Opinion: Grand Theft Auto V’s Ending Was Rockstar At Their Laziest

by on October 30, 2013

SPOILER WARNING: In case you didn’t realise it with the pretty obviously named article, we’re about to talk about the ending to Grand Theft Auto V. If you haven’t gotten there yet, you may want to come back when you have.

Did Rockstar feel obliged to include multiple endings in Grand Theft Auto V? It certainly felt like it.

Given that the game has three playable leads, three endings with a fatal outcome for each seemed plausible and likely. To an extent this plays into the finale – which has Franklin choose between killing Trevor, Michael or neither.

Neither is option C, labelled Deathwish, and it implies Franklin’s sacrifice to save his two colleagues.
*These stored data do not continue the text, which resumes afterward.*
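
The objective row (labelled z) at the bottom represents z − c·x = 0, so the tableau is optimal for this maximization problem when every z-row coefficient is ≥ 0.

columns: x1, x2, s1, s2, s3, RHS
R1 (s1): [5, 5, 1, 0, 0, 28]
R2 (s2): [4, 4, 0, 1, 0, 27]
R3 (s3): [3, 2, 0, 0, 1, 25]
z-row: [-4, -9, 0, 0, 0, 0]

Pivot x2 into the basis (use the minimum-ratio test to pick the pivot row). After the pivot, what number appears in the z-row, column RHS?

Ratio test on column x2 — row 1: 28/5 = 28/5; row 2: 27/4 = 27/4; row 3: 25/2 = 25/2. Minimum is 28/5 at row 1 (s1 leaves); pivot element 5.
Divide row 1 by 5; eliminate column x2 from the other rows.
z-row update in column RHS: 0 − (-9)·(28/5) = 252/5.

252/5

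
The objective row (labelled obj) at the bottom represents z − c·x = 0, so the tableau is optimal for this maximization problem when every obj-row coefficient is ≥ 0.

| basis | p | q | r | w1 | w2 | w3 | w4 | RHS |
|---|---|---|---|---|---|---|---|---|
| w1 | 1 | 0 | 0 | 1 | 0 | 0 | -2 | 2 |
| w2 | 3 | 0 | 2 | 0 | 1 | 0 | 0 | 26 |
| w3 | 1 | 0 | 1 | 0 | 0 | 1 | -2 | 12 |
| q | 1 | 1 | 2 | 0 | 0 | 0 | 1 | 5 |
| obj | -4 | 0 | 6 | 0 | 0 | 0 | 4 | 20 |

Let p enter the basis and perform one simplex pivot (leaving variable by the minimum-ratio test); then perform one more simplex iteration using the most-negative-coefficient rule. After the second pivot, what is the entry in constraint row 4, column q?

Ratio test on column p — row 1: 2/1 = 2; row 2: 26/3 = 26/3; row 3: 12/1 = 12; row 4: 5/1 = 5. Minimum is 2 at row 1 (w1 leaves); pivot element 1.
Divide row 1 by 1; eliminate column p from the other rows.
Second iteration: most negative obj-row entry is -4 in column w4, so w4 enters.
Ratio test on column w4 — row 1: entry -2 ≤ 0; row 2: 20/6 = 10/3; row 3: entry 0 ≤ 0; row 4: 3/3 = 1. Minimum is 1 at row 4 (q leaves); pivot element 3.
Divide row 4 by 3; eliminate column w4 from the other rows.
After both pivots, the entry at constraint row 4, column q is 1/3.

1/3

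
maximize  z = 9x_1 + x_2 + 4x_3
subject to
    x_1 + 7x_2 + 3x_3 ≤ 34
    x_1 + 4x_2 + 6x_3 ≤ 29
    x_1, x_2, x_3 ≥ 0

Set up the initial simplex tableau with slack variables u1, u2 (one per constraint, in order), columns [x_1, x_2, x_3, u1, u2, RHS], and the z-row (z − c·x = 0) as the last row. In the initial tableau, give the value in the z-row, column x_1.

The z-row carries the negated objective coefficients: the x_1 entry is -9.

-9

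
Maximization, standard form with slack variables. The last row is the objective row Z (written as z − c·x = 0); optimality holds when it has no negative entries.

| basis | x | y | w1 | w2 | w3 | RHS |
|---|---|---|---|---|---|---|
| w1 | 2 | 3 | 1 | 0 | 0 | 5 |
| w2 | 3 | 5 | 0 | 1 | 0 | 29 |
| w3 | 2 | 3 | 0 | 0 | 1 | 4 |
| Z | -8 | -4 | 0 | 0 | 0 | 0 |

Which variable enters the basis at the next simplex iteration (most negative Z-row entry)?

x

Negative Z-row entries: x: -8, y: -4.
The most negative is -8 in column x, so x enters.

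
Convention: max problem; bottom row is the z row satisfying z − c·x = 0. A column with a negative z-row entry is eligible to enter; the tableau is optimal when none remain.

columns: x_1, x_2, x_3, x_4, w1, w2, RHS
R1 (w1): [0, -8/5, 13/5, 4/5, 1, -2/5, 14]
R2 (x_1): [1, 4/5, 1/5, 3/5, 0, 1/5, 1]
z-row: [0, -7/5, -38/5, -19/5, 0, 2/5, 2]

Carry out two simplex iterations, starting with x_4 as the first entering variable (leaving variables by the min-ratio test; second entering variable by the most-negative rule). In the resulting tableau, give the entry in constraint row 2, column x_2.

Ratio test on column x_4 — row 1: 14/(4/5) = 35/2; row 2: 1/(3/5) = 5/3. Minimum is 5/3 at row 2 (x_1 leaves); pivot element 3/5.
Divide row 2 by 3/5; eliminate column x_4 from the other rows.
Second iteration: most negative z-row entry is -19/3 in column x_3, so x_3 enters.
Ratio test on column x_3 — row 1: (38/3)/(7/3) = 38/7; row 2: (5/3)/(1/3) = 5. Minimum is 5 at row 2 (x_4 leaves); pivot element 1/3.
Divide row 2 by 1/3; eliminate column x_3 from the other rows.
After both pivots, the entry at constraint row 2, column x_2 is 4.

4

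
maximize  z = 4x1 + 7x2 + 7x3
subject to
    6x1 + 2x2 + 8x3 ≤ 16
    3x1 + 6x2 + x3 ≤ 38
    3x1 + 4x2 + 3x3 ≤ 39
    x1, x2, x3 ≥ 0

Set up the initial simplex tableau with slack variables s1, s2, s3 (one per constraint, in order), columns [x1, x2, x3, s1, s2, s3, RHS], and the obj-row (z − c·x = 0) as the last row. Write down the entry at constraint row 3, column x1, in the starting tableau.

3

Constraint 3 has coefficient 3 on x1.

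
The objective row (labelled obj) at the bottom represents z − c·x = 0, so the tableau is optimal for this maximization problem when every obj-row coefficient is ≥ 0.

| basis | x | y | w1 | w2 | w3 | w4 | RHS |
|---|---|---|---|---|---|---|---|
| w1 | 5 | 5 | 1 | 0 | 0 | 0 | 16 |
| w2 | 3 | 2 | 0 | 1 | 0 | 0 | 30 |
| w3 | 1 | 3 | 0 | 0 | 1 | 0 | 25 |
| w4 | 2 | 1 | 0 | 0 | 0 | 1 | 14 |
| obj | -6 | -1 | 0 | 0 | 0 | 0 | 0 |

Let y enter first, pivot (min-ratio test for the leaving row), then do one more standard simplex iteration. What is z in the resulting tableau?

Ratio test on column y — row 1: 16/5 = 16/5; row 2: 30/2 = 15; row 3: 25/3 = 25/3; row 4: 14/1 = 14. Minimum is 16/5 at row 1 (w1 leaves); pivot element 5.
Pivot on row 1; the obj-row RHS becomes 0 − (-1)·(16/5) = 16/5.
Next entering variable (most negative obj-row entry -5): x.
Ratio test on column x — row 1: (16/5)/1 = 16/5; row 2: (118/5)/1 = 118/5; row 3: entry -2 ≤ 0; row 4: (54/5)/1 = 54/5. Minimum is 16/5 at row 1 (y leaves); pivot element 1.
After the second pivot the obj-row RHS is 16/5 − (-5)·(16/5) = 96/5.

96/5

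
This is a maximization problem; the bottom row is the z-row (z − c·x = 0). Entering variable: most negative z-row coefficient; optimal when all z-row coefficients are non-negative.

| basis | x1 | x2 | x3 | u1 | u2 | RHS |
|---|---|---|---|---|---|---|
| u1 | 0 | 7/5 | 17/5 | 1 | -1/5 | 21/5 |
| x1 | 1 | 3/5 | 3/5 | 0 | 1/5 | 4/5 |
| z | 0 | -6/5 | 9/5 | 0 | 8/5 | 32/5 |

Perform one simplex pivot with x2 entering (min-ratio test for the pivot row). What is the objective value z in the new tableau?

8

Ratio test on column x2 — row 1: (21/5)/(7/5) = 3; row 2: (4/5)/(3/5) = 4/3. Minimum is 4/3 at row 2 (x1 leaves); pivot element 3/5.
Pivot on row 2; the z-row RHS becomes 32/5 − (-6/5)·(4/3) = 8.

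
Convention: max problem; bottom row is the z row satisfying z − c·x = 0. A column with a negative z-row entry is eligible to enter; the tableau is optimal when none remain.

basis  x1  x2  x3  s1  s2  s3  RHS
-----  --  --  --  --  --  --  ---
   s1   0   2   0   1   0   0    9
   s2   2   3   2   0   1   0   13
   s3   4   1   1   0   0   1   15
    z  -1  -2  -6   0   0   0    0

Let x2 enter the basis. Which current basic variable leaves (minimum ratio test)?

s2

Column x2 entries and ratios — s1: 9/2 = 9/2; s2: 13/3 = 13/3; s3: 15/1 = 15.
Smallest ratio is 13/3 in the row of s2, so s2 leaves.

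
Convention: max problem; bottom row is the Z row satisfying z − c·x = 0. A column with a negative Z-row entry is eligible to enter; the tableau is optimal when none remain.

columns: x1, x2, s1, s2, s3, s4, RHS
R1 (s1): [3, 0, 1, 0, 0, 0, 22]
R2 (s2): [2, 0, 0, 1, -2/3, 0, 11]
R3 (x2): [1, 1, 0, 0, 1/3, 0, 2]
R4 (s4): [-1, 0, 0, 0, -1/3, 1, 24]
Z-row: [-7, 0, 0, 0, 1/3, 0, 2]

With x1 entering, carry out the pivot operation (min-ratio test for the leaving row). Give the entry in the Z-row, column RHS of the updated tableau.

16

Ratio test on column x1 — row 1: 22/3 = 22/3; row 2: 11/2 = 11/2; row 3: 2/1 = 2; row 4: entry -1 ≤ 0. Minimum is 2 at row 3 (x2 leaves); pivot element 1.
Divide row 3 by 1; eliminate column x1 from the other rows.
Z-row update in column RHS: 2 − (-7)·2 = 16.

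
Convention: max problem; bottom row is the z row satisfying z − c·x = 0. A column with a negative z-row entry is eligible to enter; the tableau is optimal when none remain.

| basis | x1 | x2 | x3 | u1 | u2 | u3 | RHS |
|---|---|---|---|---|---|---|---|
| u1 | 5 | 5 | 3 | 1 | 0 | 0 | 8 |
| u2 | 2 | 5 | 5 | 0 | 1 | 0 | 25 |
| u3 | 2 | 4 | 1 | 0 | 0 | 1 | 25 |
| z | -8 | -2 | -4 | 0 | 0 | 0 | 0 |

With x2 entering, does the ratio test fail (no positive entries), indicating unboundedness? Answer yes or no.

no

Column x2 has positive entries in row(s) 1, 2, 3, so the ratio test bounds it — not unbounded.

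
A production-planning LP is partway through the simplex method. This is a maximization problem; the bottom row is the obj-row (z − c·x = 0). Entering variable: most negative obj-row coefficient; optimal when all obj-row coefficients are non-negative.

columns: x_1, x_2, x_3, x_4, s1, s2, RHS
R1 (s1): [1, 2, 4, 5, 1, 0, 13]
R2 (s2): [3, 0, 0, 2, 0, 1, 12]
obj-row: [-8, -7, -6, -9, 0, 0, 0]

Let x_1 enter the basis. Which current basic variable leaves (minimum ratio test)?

s2

Column x_1 entries and ratios — s1: 13/1 = 13; s2: 12/3 = 4.
Smallest ratio is 4 in the row of s2, so s2 leaves.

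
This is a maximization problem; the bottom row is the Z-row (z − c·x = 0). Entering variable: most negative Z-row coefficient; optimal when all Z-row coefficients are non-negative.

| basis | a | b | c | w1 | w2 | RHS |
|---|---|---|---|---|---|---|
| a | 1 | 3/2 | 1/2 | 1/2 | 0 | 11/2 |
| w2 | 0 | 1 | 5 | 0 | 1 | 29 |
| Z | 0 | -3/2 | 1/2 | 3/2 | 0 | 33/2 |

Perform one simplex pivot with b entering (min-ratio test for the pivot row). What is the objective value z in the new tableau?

Ratio test on column b — row 1: (11/2)/(3/2) = 11/3; row 2: 29/1 = 29. Minimum is 11/3 at row 1 (a leaves); pivot element 3/2.
Pivot on row 1; the Z-row RHS becomes 33/2 − (-3/2)·(11/3) = 22.

22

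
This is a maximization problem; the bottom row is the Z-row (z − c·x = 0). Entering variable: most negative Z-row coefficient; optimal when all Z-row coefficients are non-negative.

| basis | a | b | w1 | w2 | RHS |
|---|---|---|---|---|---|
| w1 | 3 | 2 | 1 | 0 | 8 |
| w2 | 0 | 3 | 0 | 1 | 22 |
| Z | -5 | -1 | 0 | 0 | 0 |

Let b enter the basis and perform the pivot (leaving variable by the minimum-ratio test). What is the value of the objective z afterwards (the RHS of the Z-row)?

4

Ratio test on column b — row 1: 8/2 = 4; row 2: 22/3 = 22/3. Minimum is 4 at row 1 (w1 leaves); pivot element 2.
Pivot on row 1; the Z-row RHS becomes 0 − (-1)·4 = 4.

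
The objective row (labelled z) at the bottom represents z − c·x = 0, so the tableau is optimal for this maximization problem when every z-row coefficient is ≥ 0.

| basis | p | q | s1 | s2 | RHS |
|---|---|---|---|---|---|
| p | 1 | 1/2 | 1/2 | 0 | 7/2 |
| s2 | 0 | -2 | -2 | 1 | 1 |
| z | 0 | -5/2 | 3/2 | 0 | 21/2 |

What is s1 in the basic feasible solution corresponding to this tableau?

s1 is not in the basis, so in the current basic feasible solution s1 = 0.

0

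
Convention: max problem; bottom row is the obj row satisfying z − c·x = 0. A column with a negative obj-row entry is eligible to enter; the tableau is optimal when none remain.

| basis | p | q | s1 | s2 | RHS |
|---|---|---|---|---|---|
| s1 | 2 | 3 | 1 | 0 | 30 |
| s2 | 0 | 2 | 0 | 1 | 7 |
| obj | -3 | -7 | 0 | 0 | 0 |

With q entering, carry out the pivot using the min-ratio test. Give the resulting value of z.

Ratio test on column q — row 1: 30/3 = 10; row 2: 7/2 = 7/2. Minimum is 7/2 at row 2 (s2 leaves); pivot element 2.
Pivot on row 2; the obj-row RHS becomes 0 − (-7)·(7/2) = 49/2.

49/2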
This isn’t how it happens of course, all three survive, but the chance of it happening weighs on the minds of players when they’re forced to choose.

Option C is also the most satisfying ending, rewarding players with all three characters in the post-credits game and a mission worthy of being the finale. On its own it is a good ending, but take all three conclusions into account and suddenly things look different.

Just how much better option C is compared to the alternative finales is laughable. The only conclusion to reach is that Rockstar wanted people to choose the more heroic ending – a notion which goes against having multiple endings entirely.


Options A and B see Franklin meet Trevor and Michael at the same location before a chase sequence that leads to their respective deaths.

A is a logical choice for Franklin to make. Trevor is a psychopath and a liability who could kill anyone at any given moment. His death too is fittingly grim and Michael plays a role in putting him down, a bigger one should you take too long, though he seems to despise Franklin afterwards for doing it.

Franklin killing Michael in B makes no sense at all given their relationship. Michael gives Franklin opportunity after opportunity in the game, setting up his life in the Los Santos hills in the process. The lapse in logic is compounded when, completely out of the blue and moments before Franklin intends to kill Michael, the father of two discovers that his daughter – a vapid fame-obsessed girl – is suddenly set to enrol in college.

Its poor writing preceding a poor ending in which the player does nothing but chase. A at least lets the player pull the trigger, in B Michael’s fall is in a cutscene and by his own design.  How terrible the endings are, and the lack of comeuppance they dish out to anyone other than Trevor, is a slap to the face of any player who chooses them.

As the game reaches its conclusions we see the Michael/Trevor friendship reach boiling point when Trevor discovers what Michael did to ensure his own survival. Their paths set them on a collision course that would seem to end with either one of their deaths.


This very important aspect to the story only figures into the first two endings in the smallest ways. Whoever Franklin chooses to kill, he calls the other for help. Michael decides to help, seeing Trevor as a rabid dog that needs putting down, and Trevor refuses to help, displaying how much loyalty ultimately means to him.

There are numerous ways Rockstar could have played with expectations or at least justified the deaths of Trevor or Michael with some level of creativity. Having chosen to kill Michael, Franklin could have had doubts leading the trio into a situation in which Michael sacrifices his life for Franklin’s.

Trevor too could have gone out in a blaze of glory (rather than just a blaze) having taken on the game’s villains and escaping Franklin’s assassination attempt.

Failing that, what if a lead character killed another, but instead it was you looking down the barrel rather than pulling the trigger? To have one of the characters turn suddenly on the one you’re controlling and kill them would have been a shocking and memorable moment.

It seems that Rockstar saw that they had three characters and felt compelled to include multiple endings, which could well have worked wonderfully. When two of those endings seem throwaway however, it lessens the impact and calls Rockstar’s intentions into doubt.

With three characters and the precedent set by Red Dead Redemption’s incredible finale, Rockstar could have created something special in Grand Theft Auto V, instead they dampened a great game.